Eu me identifico porque apesar de já ter 56 anos de idade, nunca deixei de ser um garoto de dez no melhor que isso pode oferecer. Futebol, lanche, descanso e tudo, coisas que a gente vivencia quando criança da melhor maneira possível, e que carrega para sempre. Eu tinha dez anos em 1978 e o futebol me deixava louco: queria jogar na praia, na vila perto de casa, queria ouvir futebol na Rádio Globo, juntar figurinhas, jogar botão e esperava ansiosamente pela revista Placar toda semana – ela trazia escudinhos que você podia recortar para ornamentar seus botões.
O menino e sua bola azul.

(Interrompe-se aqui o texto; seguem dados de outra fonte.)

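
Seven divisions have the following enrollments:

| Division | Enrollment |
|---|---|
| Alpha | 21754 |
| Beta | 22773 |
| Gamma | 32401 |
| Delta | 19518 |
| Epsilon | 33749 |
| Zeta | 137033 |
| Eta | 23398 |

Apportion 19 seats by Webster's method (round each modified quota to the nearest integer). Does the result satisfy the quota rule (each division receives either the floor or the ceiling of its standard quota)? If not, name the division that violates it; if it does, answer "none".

none

Standard quotas: Alpha 1.422, Beta 1.489, Gamma 2.118, Delta 1.276, Epsilon 2.206, Zeta 8.959, Eta 1.530.
Webster allocation: Alpha 1, Beta 2, Gamma 2, Delta 1, Epsilon 2, Zeta 9, Eta 2.
Every allocation lies between the lower and upper quota.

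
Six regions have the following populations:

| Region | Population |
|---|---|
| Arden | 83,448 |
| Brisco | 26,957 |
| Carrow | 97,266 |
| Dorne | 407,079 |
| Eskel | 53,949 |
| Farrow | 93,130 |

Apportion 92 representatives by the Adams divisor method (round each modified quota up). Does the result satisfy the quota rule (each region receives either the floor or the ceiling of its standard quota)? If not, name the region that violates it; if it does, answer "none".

Standard quotas: Arden 10.077, Brisco 3.255, Carrow 11.746, Dorne 49.160, Eskel 6.515, Farrow 11.247.
Adams allocation: Arden 10, Brisco 4, Carrow 12, Dorne 48, Eskel 7, Farrow 11.
Dorne has quota 49.160 (lower 49, upper 50) but receives 48 — outside the quota interval.

Dorne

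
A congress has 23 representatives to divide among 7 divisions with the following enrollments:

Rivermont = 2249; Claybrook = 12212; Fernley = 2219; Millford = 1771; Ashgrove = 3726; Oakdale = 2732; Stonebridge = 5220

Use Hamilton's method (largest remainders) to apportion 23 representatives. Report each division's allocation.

Rivermont 2, Claybrook 9, Fernley 2, Millford 1, Ashgrove 3, Oakdale 2, Stonebridge 4

Total 30129; standard divisor 30129/23 ≈ 1309.957.
Standard quotas: Rivermont 1.7169, Claybrook 9.3224, Fernley 1.6939, Millford 1.3520, Ashgrove 2.8444, Oakdale 2.0856, Stonebridge 3.9849.
Lower quotas: Rivermont 1, Claybrook 9, Fernley 1, Millford 1, Ashgrove 2, Oakdale 2, Stonebridge 3 (sum 19, leaving 4 seats).
Remainders in descending order: Stonebridge 0.9849, Ashgrove 0.8444, Rivermont 0.7169, Fernley 0.6939, Millford 0.3520, Claybrook 0.3224, Oakdale 0.0856.
The surplus seats go to Stonebridge, Ashgrove, Rivermont, Fernley.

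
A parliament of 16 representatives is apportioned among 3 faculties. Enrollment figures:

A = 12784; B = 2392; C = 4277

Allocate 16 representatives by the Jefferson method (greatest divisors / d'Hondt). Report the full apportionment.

Standard divisor 19453/16 ≈ 1215.812; standard quotas: A 10.515, B 1.967, C 3.518.
Rounding down gives 10, 1, 3 = 14 seats, so the divisor must be adjusted.
With modified divisor 1100: modified quotas A 11.622, B 2.175, C 3.888.
Rounding down: A 11, B 2, C 3 (total 16).

A 11; B 2; C 3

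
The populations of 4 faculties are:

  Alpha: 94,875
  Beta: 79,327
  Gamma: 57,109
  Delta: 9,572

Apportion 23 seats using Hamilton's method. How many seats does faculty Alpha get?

9

Total 240883; standard divisor 240883/23 ≈ 10473.174.
Standard quotas: Alpha 9.0589, Beta 7.5743, Gamma 5.4529, Delta 0.9140.
Lower quotas: Alpha 9, Beta 7, Gamma 5, Delta 0 (sum 21, leaving 2 seats).
Remainders in descending order: Delta 0.9140, Beta 0.5743, Gamma 0.4529, Alpha 0.0589.
Largest remainders: Delta, Beta receive the extra seats.
Alpha receives 9.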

Ele toca para o fundo de um gol imaginário, faz da Pedro Lessa um Maracanã que ninguém vê. Comemora sozinho, não há torcida nem abraços, sou o único e silencioso espectador. Mesmo sozinho, ele se diverte. Um garoto com sua bola de futebol pode ser o mais feliz do mundo. É o que ele faz ali e me comove – é que eu também era daquele jeito dele quando eu tinha futuro. Lembro de tanta coisa em instantes: quem fui, o que sonhei e vivi. Chutei muita bola sozinho na vila, bem em frente ao colégio onde estudei, entre confusões, de 1977 a 1980.

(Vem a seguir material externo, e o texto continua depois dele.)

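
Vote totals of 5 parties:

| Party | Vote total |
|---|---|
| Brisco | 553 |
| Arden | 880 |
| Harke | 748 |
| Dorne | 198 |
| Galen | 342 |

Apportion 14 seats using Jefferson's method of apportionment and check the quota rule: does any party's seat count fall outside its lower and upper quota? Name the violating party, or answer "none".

none

Standard quotas: Brisco 2.845, Arden 4.528, Harke 3.849, Dorne 1.019, Galen 1.760.
Jefferson allocation: Brisco 3, Arden 5, Harke 4, Dorne 1, Galen 1.
Every allocation lies between the lower and upper quota.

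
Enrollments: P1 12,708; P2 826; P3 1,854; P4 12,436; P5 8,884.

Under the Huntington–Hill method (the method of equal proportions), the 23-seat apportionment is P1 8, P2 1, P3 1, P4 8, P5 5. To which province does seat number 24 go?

Priority for the next seat is population ÷ (√(s·(s+1))).
Priorities: P1 1497.652, P2 584.070, P3 1310.976, P4 1465.597, P5 1621.989.
Highest priority: P5.

P5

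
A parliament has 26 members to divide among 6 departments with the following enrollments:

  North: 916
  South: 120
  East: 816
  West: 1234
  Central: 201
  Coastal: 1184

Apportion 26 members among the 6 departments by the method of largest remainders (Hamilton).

Total 4471; standard divisor 4471/26 ≈ 171.962.
Standard quotas: North 5.327, South 0.698, East 4.745, West 7.176, Central 1.169, Coastal 6.885.
Lower quotas: North 5, South 0, East 4, West 7, Central 1, Coastal 6 (sum 23, leaving 3 seats).
Remainders in descending order: Coastal 0.885, East 0.745, South 0.698, North 0.327, West 0.176, Central 0.169.
Largest remainders: Coastal, East, South receive the extra seats.

North=5; South=1; East=5; West=7; Central=1; Coastal=7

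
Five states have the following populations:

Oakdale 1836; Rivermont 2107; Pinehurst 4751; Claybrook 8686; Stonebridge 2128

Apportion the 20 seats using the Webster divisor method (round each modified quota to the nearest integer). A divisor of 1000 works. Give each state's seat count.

With modified divisor 1000: modified quotas Oakdale 1.836, Rivermont 2.107, Pinehurst 4.751, Claybrook 8.686, Stonebridge 2.128.
Rounding to the nearest integer: Oakdale 2, Rivermont 2, Pinehurst 5, Claybrook 9, Stonebridge 2 (total 20).

Oakdale 2; Rivermont 2; Pinehurst 5; Claybrook 9; Stonebridge 2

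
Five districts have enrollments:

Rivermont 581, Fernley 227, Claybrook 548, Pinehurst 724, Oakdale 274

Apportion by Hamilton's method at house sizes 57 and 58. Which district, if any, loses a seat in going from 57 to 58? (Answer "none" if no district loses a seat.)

none

At 57 seats: Rivermont 14, Fernley 5, Claybrook 13, Pinehurst 18, Oakdale 7.
At 58 seats: Rivermont 14, Fernley 6, Claybrook 13, Pinehurst 18, Oakdale 7.
No district's allocation decreased.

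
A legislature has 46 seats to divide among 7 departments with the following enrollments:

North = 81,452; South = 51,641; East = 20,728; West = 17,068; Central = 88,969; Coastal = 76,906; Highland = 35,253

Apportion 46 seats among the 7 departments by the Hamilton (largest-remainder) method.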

[Pensei em oferecer meus serviços de ex-bom jogador ao garoto, mas desisti.
Sigo a caminho do evento. Estou prestes a atravessar a rua México. Olho para trás novamente e, enquanto a Banca do André dita a festa do pedaço, o futebol continua vencendo. É o menino solitário em seu mundo particular, tabelando e jogando. Sozinho, ele tem o Maracanã e o Morumbi. Não importa quem não está, mas sim o que virá. Continuo voltando 45 anos no tempo, quando eu sonhava em ter uma bola adidas Tango, até hoje a mais linda de todos. E sonhava em ter alguém para jogar dupla de praia domingo. E ficava horas e horas na praia. É por isso que entendo a nobreza daquele jovem magriço, porque mesmo com 70 quilos a mais, o futebol tem sido meu remédio, oxigênio do dia a dia, alívio contra as piores causas.
Sigo para o evento, o tempo não para. O garotinho, meu amigo desconhecido, insiste nas tabelas com o muro. Ele joga por ele e por mim, sem saber. O futebol insiste, e isso enche meu coração de esperança.